La pandemia non ferma la Befana ma è la più povera da un decennio

(Teleborsa) – Neanche il Covid è riuscito a fermare la Befana, che è arrivata puntuale anche quest’anno, con le “scarpe rotte” ed un “sacco” davvero misero a causa della crisi economico-sanitaria. Gli esperti stimano una spesa in forte calo per le consuete calze dell’Epifania a causa della crisi e delle restrizioni che hanno limitato gli spostamenti.

La calza c’è ma è più vuota

Per l’Epifania 2021, sono 6 italiani su 10 che hanno onorato la tradizione, facendo trovare a figli e nipoti un regalo, ma è una calza un po’ più vuota. Lo rivela una indagine condotta da SWG per Confesercenti su 1.200 consumatori, indicando che la spesa media scende del 15% a 58 euro dai 68 euro dello scorso anno.

La tradizione è comunque più sentita al Centro e al Sud, dove a fare un regalo per l’Epifania è il 63%, rispetto alle regioni del Nord, dove la quota si ferma al 55%: Anche il budget dell’Epifania segue le differenze territoriali già registrate: nel Centro Italia la spesa media sarà di 63 euro, al Sud di 61, mentre nelle regioni del Nord si fermerà a 51 euro, 12 euro meno di quanto si spende al Centro Italia.

La calza vera e propria, piena di dolci (o carbone), è stabile: prevede di comprarla il 35%, contro il 34% dello scorso anno. Leggera diminuzione, invece, per i giocattoli sotto la cappa: a comprarne quest’anno solo il 12%, contro il 14% della scorsa Epifania. Al calo dei giochi si contrappone il leggero aumento della quota di chi farà altri tipi di regali, che passa dal 12% al 13%. Tra questi, in testa quelli più utili: fra i più scelti i prodotti e accessori moda, indicati dal 35% degli intervistati, seguiti da tecnologia (20%) e accessori per la casa (15%). L’11% opterà invece per un libro.

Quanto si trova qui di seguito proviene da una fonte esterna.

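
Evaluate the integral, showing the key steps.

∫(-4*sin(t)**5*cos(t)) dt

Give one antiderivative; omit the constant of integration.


Step 1. Substitute u = sin(t), turning ∫(-4*sin(t)**5*cos(t)) dt into ∫(-4*u**5) du: now ∫(-4*u**5) du.
Step 2. Evaluate the standard form: now -2*u**6/3.
Step 3. Substitute back u = sin(t): now -2*sin(t)**6/3.
Answer: -2*sin(t)**6/3.


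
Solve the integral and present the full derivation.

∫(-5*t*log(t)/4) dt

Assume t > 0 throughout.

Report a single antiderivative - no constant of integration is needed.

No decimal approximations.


Step 1. Integrate ∫(-5*t*log(t)/4) dt by parts with u = log(t), dv = (-5*t/4) dt, so v = -5*t**2/8 [assuming t > 0]: now -5*t**2*log(t)/8 + ∫(5*t/8) dt.
Step 2. Evaluate the standard form: now -5*t**2*log(t)/8 + 5*t**2/16.
Answer: -5*t**2*log(t)/8 + 5*t**2/16.


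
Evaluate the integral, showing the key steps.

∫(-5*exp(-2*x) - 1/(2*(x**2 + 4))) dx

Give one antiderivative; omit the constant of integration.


Step 1. Rewrite: now ∫(-1/(2*(x**2 + 4))) dx + ∫(-5*exp(-2*x)) dx.
Step 2. Evaluate the standard form: now ∫(-1/(2*(x**2 + 4))) dx + 5*exp(-2*x)/2.
Step 3. Evaluate the standard form: now -atan(x/2)/4 + 5*exp(-2*x)/2.
Answer: -atan(x/2)/4 + 5*exp(-2*x)/2.


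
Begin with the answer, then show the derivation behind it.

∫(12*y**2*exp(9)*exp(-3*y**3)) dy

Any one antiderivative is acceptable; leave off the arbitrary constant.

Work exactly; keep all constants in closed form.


The answer is -4*exp(9 - 3*y**3)/3.
Step 1. Substitute u = y**3 - 3, turning ∫(12*y**2*exp(9)*exp(-3*y**3)) dy into ∫(4*exp(-3*u)) du: now ∫(4*exp(-3*u)) du.
Step 2. Evaluate the standard form: now -4*exp(-3*u)/3.
Step 3. Substitute back u = y**3 - 3: now -4*exp(9 - 3*y**3)/3.
Answer: -4*exp(9 - 3*y**3)/3.


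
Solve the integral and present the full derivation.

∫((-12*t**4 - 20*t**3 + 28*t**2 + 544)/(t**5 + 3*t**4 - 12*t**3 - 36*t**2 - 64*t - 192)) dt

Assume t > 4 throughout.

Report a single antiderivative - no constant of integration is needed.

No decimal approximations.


Step 1. Decompose ∫((-12*t**4 - 20*t**3 + 28*t**2 + 544)/(t**5 + 3*t**4 - 12*t**3 - 36*t**2 - 64*t - 192)) dt by partial fractions, (-12*t**4 - 20*t**3 + 28*t**2 + 544)/(t**5 + 3*t**4 - 12*t**3 - 36*t**2 - 64*t - 192) = -4/(t**2 + 4) - 5/(t + 4) - 4/(t + 3) - 3/(t - 4): now ∫(-3/(t - 4)) dt + ∫(-4/(t + 3)) dt + ∫(-5/(t + 4)) dt + ∫(-4/(t**2 + 4)) dt.
Step 2. Evaluate the standard form [assuming t > -3]: now -4*log(t + 3) + ∫(-3/(t - 4)) dt + ∫(-5/(t + 4)) dt + ∫(-4/(t**2 + 4)) dt.
Step 3. Evaluate the standard form [assuming t > -4]: now -4*log(t + 3) - 5*log(t + 4) + ∫(-3/(t - 4)) dt + ∫(-4/(t**2 + 4)) dt.
Step 4. Evaluate the standard form [assuming t > 4]: now -3*log(t - 4) - 4*log(t + 3) - 5*log(t + 4) + ∫(-4/(t**2 + 4)) dt.
Step 5. Evaluate the standard form: now -3*log(t - 4) - 4*log(t + 3) - 5*log(t + 4) - 2*atan(t/2).
Answer: -3*log(t - 4) - 4*log(t + 3) - 5*log(t + 4) - 2*atan(t/2).


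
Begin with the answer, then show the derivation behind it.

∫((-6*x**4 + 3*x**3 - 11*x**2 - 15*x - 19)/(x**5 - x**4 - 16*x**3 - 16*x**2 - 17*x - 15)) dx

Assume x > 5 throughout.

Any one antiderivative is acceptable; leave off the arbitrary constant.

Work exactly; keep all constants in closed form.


The answer is -3*log(x - 5) + log(x + 1) - 4*log(x + 3) + atan(x).
Step 1. Decompose ∫((-6*x**4 + 3*x**3 - 11*x**2 - 15*x - 19)/(x**5 - x**4 - 16*x**3 - 16*x**2 - 17*x - 15)) dx by partial fractions, (-6*x**4 + 3*x**3 - 11*x**2 - 15*x - 19)/(x**5 - x**4 - 16*x**3 - 16*x**2 - 17*x - 15) = 1/(x**2 + 1) - 4/(x + 3) + 1/(x + 1) - 3/(x - 5): now ∫(-3/(x - 5)) dx + ∫(1/(x + 1)) dx + ∫(-4/(x + 3)) dx + ∫(1/(x**2 + 1)) dx.
Step 2. Evaluate the standard form [assuming x > -3]: now -4*log(x + 3) + ∫(-3/(x - 5)) dx + ∫(1/(x + 1)) dx + ∫(1/(x**2 + 1)) dx.
Step 3. Evaluate the standard form [assuming x > 5]: now -3*log(x - 5) - 4*log(x + 3) + ∫(1/(x + 1)) dx + ∫(1/(x**2 + 1)) dx.
Step 4. Evaluate the standard form [assuming x > -1]: now -3*log(x - 5) + log(x + 1) - 4*log(x + 3) + ∫(1/(x**2 + 1)) dx.
Step 5. Evaluate the standard form: now -3*log(x - 5) + log(x + 1) - 4*log(x + 3) + atan(x).
Answer: -3*log(x - 5) + log(x + 1) - 4*log(x + 3) + atan(x).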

Acquisti ai minimi da un decennio

Anche la Coldiretti parla di una Befana più povera. Secondo l’indagine Coldiretti/Ixe’, gli acquisti sono scivolati al minimo da almeno un decennio, registrando un calo del 23% rispetto allo scorso anno, e ciò è da attribuire alle difficoltà economiche, al lockdown ed alla chiusura dei negozi.

Tuttavia – sottolinea la Coldiretti – dove è possibile non si rinuncia alla tradizione della calza della Befana che è stata appesa in oltre una casa su tre (38%) mentre una minoranza del 12% ha preferito fare altri regali ed il resto non ha festeggiato anche perché non ha bambini in casa. Da segnalare anche che la spinta provocata dall’emergenza Covid verso una alimentazione più salutista ha contagiato la Befana 2021 e in molte famiglie tornano anche fichi e prugne secche, nocciole, noci e soprattutto biscotti fatti in casa.

L’associazione rappresentativa del settore agricolo quest’anno ha lanciato anche una iniziativa di solidarietà, la “calza sospesa”, una rivisitazione della tradizionale usanza campana del “caffè sospeso” (quando al bar si lascia pagato un caffè), per acquistare dolcetti, agrumi, marmellate e ogni altra leccornia da mettere nelle apposite calze donate ai ragazzi dei quartieri più disagiati.